Today, the disease is most often spread to humans through fleas, which re they prey on infected rats and then start biting humans. This is also how the pandemic of the 14th century may have proceeded. But the Oslo researchers say that this way b spread of the plague does not match the historical evidence. Records from the time did not mention the large number of rats that died In what has been observed in p Recent outbreaks in Europe. On top of that, the infamous pandemic spread much faster and to much larger areas than the p More recent outbreaks of the disease.

These inaccuracies have led scientists to believe that the in to speculation that perhaps human parasites played an important role in the spread of the pandemic. For example, fleas and lice were able to feed on infected humans and then transmit the disease to others.

Katharine Dean of the University of Oslo, along with a team of scientists created a list of plague characteristics based on wsp modern field observations and experimental data. She used mathematical models in her research to develop three scenarios for the spread of the plague. In doing so, the researchers used publicly available mortality data from nine regions during the epidemic.

One model assumed that the disease was spread from rats in through fleas and lice to humans; the second model indicated that the disease spread through human parasites feeding on infected people and then transmitting the plague to other people; according to the third model, the disease spread from person to person via the droplet route excluding the infection vector of fleas or lice. It’s the so-called. pneumonic plague.

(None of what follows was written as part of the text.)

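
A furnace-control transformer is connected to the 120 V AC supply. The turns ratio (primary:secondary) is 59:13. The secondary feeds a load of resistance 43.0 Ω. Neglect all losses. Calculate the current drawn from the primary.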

The researchers found that the model with human parasites best reflected mortality rates in seven of the nine regions in which The data were derived from the cf n comparison with the other two models.

– Our results suggest that the transmission of plague during European epidemics occurred head nie due to the parasites in humans, rather than a parasite in feeding on rats or through the droplet route. It is vitally important that we understand how the disease spread and why it was such a rapid process – explained Dean.

However, as the researchers note, the models from the current study do not take into account the local conditions of the in, which re may have affected disease transmission, such as war, head d, immunity and public health interventions.

Source source: Live Science, BBC, fot. Massive gr b in Martigues (France) plague victims who died in the 1720s–1721.